When the captain who thought he knew all there was to sample of human grief could no longer abide the awful silence, he spoke the greatest accolade he could offer. ‘Arithon is greater than Steiven.’
‘You see that,’ said the Masterbard. ‘You are privileged. Many won’t, and most will be friends.’
By then, the town dead had been numbered and most of the clansmen. There remained now only Madreigh, open-eyed, his loose hands empty and outflung and a gaping hole in his chest. Aching in body, riven in spirit, Arithon paused in a moment of stopped breath. He looked upon the face of one scarred old campaigner not twisted in rigor, but content with the peace of the seasons.
This, the man who had defended his back, while, for Jieret, he had shaped baneful conjury. A cry wrung from Arithon’s throat before sluggish thought could restrain it. ‘Dharkaron Avenger witness, you should have had better than this!’
Shaking in visible spasms, he brushed back grey hair, and cupped Madreigh’s face between his palms. Blind to daylight, deaf in grief, he closed his eyes,
and spoke Name; and met, not blankness or confusion but the abiding fall of spring rains, and snow, and warm sunlight. He encountered the peace of the trees.
The awareness shocked him. The spell that ensnared more than fifty to spare one had inadvertently preserved another life.
Rathain’s prince tilted back his head. Halliron and Caolle loomed above him. His balance tipped toward dizziness, and what seemed the yawning dark of Dharkaron’s censure opened before his wide eyes. ‘This one, also, I saved,’ he said as if pleading forgiveness. ‘Tend him well. I would beg that he lives.’

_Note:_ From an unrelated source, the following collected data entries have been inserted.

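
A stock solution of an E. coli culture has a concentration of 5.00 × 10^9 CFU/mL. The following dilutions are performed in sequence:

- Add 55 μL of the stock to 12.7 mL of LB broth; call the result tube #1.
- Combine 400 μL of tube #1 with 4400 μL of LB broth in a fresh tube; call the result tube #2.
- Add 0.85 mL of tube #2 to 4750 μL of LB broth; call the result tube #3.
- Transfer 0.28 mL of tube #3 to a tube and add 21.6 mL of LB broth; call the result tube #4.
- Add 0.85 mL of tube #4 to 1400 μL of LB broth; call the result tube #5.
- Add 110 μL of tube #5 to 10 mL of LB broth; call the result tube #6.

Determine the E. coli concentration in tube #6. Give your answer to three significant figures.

14.3 CFU/mL

Step 1: 55 μL + 12.7 mL = 12755 μL total → factor 12755/55 = 231.91
Step 2: 400 μL + 4400 μL = 4800 μL total → factor 4800/400 = 12
Step 3: 0.85 mL + 4750 μL = 5.6 mL total → factor 5.6/0.85 = 6.5882
Step 4: 0.28 mL + 21.6 mL = 21.88 mL total → factor 21.88/0.28 = 78.143
Step 5: 0.85 mL + 1400 μL = 2.25 mL total → factor 2.25/0.85 = 2.6471
Step 6: 110 μL + 10 mL = 10110 μL total → factor 10110/110 = 91.909
Overall dilution factor = 231.91 × 12 × 6.5882 × 78.143 × 2.6471 × 91.909 = 3.4856 × 10^8
Final = 5.00 × 10^9 CFU/mL / 3.4856 × 10^8 = 14.3 CFU/mL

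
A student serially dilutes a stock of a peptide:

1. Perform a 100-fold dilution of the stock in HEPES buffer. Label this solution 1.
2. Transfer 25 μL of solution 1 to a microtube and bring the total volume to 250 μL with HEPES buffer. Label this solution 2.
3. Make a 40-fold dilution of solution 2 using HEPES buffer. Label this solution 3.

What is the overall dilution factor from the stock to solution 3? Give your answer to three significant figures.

4.00 × 10^4

Step 1: 100-fold → factor 100
Step 2: 25 μL brought to 250 μL → factor 250/25 = 10
Step 3: 40-fold → factor 40
Overall dilution factor = 100 × 10 × 40 = 40000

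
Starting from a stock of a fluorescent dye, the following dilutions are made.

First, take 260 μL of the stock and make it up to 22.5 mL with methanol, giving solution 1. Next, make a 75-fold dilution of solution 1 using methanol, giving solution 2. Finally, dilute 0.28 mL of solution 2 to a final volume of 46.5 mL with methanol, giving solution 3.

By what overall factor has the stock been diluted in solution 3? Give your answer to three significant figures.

Step 1: 260 μL brought to 22.5 mL → factor 22500/260 = 86.538
Step 2: 75-fold → factor 75
Step 3: 0.28 mL brought to 46.5 mL → factor 46.5/0.28 = 166.07
Overall dilution factor = 86.538 × 75 × 166.07 = 1.0779 × 10^6

1.08 × 10^6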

‘My liege,’ said Caolle. He knelt quickly; and when nerve and consciousness faltered, he was there to catch Arithon in his arms.
First Resolution
When the tors on the plain of Araithe were raked at sunrise by the winds, the mists still clung like combed cotton in the valleys as they had the dawn before. Only now the tick and splash of droplets of dew-soaked rock mingled with the moans of wounded soldiers. Wrapped in the tatters of his surcoat, his camp blanket long since given up to alleviate the shortage of bandaging, Prince Lysaer s’Ilessid knelt to hold the hand of yet another lancer who shivered and thrashed in mindless suffering.
‘Delirium, this time,’ the healer diagnosed: this victim raved from wound fever, not as some of the others, in a madness brought on by terrors of sorcery and shadows. His raw hands helpless and empty, the healer straightened up from his patient. He had abandoned his satchel, there being no more medicines to dispense. Needles could not suture without thread, and last night’s case-load of fatal injuries had burned him stark out of platitudes.